There's a relatively simple improvement we can make in Bokeh which should speed up session cleanup by a factor of about 5-10x. Currently each time a Document is destroyed Bokeh will call gc.collect() which is quite expensive. When many sessions are cleaned up in quick succession this is particularly superfluous so instead we should only gc.collect() after all expired sessions have been discarded. For 500 sessions this will still result in a non-responsive server for 5-10 seconds but that's definitely preferable over the current 40-50 second wait.

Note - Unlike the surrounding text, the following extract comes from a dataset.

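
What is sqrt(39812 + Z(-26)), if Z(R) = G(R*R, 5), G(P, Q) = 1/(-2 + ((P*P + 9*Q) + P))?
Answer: sqrt(926667266156555)/152565 ≈ 199.53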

MarcSkovMadsen commented 2 years ago

What triggers the "clean up". What I saw was that I could create 100-300 requests/ session. But then suddenly the "clean up" was triggered and everything was on hold.

Just brainstorming.

philippjfr commented 2 years ago

Good question. I think N should be some multiple of the number of users that can simultaneously interact with the app. While streamlit and dash can serve 10k sessions quickly they will face the same problem when they actually connect. The server will have to provide all the initial state to those sessions and that's where I think they'll hit similar limits. So I'd love to extend the actual test here to try to open the websocket or make the HTTP request dash makes.

There was some discussion a long time ago allowing the initial request in bokeh to be serviced without creating a session. That would close the gap for the number of requests Panel can handle in your current test.

As for what triggers the cleanup, it is triggered by a timeout. Every N seconds a background task collects all sessions without an active websocket connection and if they've reached some expiration time they are destroyed.

philippjfr commented 2 years ago

I'd say the number of users that can use an individual server and have a good experience depends a lot on the app and it's usage patterns. For panel that number probably ranges from 1-50 for apps requiring at least some Python callbacks. The new --num-threads option can hopefully increase that number a bit. Beyond that you'll need --num-procs or horizontal scaling with a reverse proxy.

So I think we should be able to create 100 simultaneous sessions in fairly quick succession and without major slowdowns during cleanup.

Being able to serve the initial request without creating a new session would also be nice and shouldn't be too difficult. It could then still warm up the session in the background so it is available as soon as the websocket request arrives.